The E. Rosen Company also owned Rosbro Plastics Company, which manufactured whimsical plastic containers, such as Rosen’s Valentine candy holders, so Rosen partnered its hard candy with Rosbro’s hard plastic containers for a match made in candy heaven.

Hard plastic Valentine containers are characteristic of the 1950s since the ’50s proved to be the first “plastic” decade in America. The most popular years for these plastic candy containers were 1952-58; however, Rosen continued manufacturing these containers well into the 1960s. Plastic injection molds make Valentine containers relatively easy and inexpensive to manufacture and, therefore, relatively inexpensive to purchase in America’s Five & Dime stores, such as Kresge’s, Woolworth’s, and McCrory’s. To save a fortune in retooling, Rosen used the same molds for all of the holiday seasons by simply changing the color of the plastic — red/white for Valentine’s Day, orange/black for Halloween, and red/green for Christmas.

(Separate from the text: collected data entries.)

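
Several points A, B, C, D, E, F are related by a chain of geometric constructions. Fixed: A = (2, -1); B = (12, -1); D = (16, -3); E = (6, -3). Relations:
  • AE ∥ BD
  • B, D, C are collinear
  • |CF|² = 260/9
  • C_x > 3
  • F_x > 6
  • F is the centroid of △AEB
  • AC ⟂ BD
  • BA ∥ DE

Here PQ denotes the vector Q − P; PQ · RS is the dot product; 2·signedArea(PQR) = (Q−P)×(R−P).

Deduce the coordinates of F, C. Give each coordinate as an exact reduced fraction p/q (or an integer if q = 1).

1. F_x = 20/3  [F is the centroid of △AEB]
2. F_y = -5/3  [F is the centroid of △AEB]
   → F = (20/3, -5/3)
3. C_x = 4  [B, D, C are collinear ∩ AC ⟂ BD]
4. C_y = 3  [B, D, C are collinear ∩ AC ⟂ BD]
   → C = (4, 3)

C = (4, 3)
F = (20/3, -5/3)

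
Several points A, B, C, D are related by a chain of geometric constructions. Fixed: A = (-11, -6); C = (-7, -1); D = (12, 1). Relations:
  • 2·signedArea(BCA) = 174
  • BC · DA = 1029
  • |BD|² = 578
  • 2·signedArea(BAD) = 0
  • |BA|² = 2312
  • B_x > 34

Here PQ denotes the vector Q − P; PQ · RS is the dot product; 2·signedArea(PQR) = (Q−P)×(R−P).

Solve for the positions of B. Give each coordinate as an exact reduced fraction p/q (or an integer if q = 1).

B = (35, 8)

1. B_x = 35  [2·signedArea(BAD) = 0 ∩ 2·signedArea(BCA) = 174]
2. B_y = 8  [2·signedArea(BAD) = 0 ∩ 2·signedArea(BCA) = 174]
   → B = (35, 8)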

Rosen’s small, plastic candy containers sold for 15¢ or less in the 1950s, making them affordable to the poorest of children, and the containers were given as gifts by students, friends, parents, and teachers on Valentine’s Day, so, literally, tens of thousands of these containers were sold every February.

Two very popular Rosen Valentine containers were “Be Mine” Boy and “To My Love” Girl. Made of hard white plastic with red hearts and highlights, these adorable containers sell in the range of $20 - $40 today.

One of the most expensive Rosen Valentine containers is the “I’m Cookin’ With Gas” car that is driven by Rosen’s “Teenage Girl” with heart sweater. Sometimes, as a replacement for a lost teenage girl, collectors place Rosen’s bowlegged cowboy with lariat and pistol in the driver’s seat. Novice collectors should be aware that the “Cowboy” is considered a Rosen Valentine hard plastic container; however, the cowboy was never meant to drive the car. The “Cowboy and Western Horse,” decked out in bright white, red, and black coloring was produced in the 1950s and sold as a Rosen lollipop holder. Today, a “Cowboy and Western Horse” candy container, in good condition, sells for well over $100. Also, in good condition, an “I’m Cookin’ With Gas” car and teenage girl driver sells for around $120 while the cowboy alone is valued at $55.

Most 1950s mothers winced when receiving the Rosen “Look Mom, No Hands” Valentine candy container. With a blue-capped “Teenage Boy” driving the car with both hands in waving in the air, mothers thought this container represented their worst nightmares—reckless and careless teenage drivers. Today, these whimsical Valentine containers sell for $130 or more.

Rosen/Rosbro Companies produced several other hard plastic Valentine candy containers, such as their solid red “Cannon” container, circa 1956, that is offered for as much as $75 on eBay. This cannon was a favorite with 1950s boys since they could eat the candy and then play “Army” with the cannon.

Rosen’s most popular 1950s Valentine candy containers were its Valentine nodders. Rosen nodder candy containers are considered “rare,” and their prices reflect this. Nearly all of these containers are valued in the $150-190 range, making them cute and expensive. All of these nodders came on wheels, so they were fun to play with and appealing to look at, making them perfect collectibles. A few of Rosen’s nodders to watch for include “Girl with Umbrella.” She is, of course, made of hard plastic and carries a heart-shaped umbrella and has a heart-lined dress. Rosen’s “Delivery Boy” nodder sold on eBay for $300 in January 2016. This Valentine’s Day candy container carries a heart and had 28 bidders vying for it at auction. As nodders come and go, Rosen’s “Gay Nineties” nodder with upturned mustache, candy can walking stick, and carrying a large red heart clearly is the collector’s favorite. In good to mint condition, this nodder has sold for as much as $275.

Festive, bright colors help make Rosen Valentine containers hot, 50-year-old collectibles. Collectors love the fact that Rosen containers are charming and plentiful, so finding them is easy. If you want a good deal on one, try looking for them at estate sales since some of these containers found their way into girls’ hope chests where they were treasured as the things that dreams of love are made of.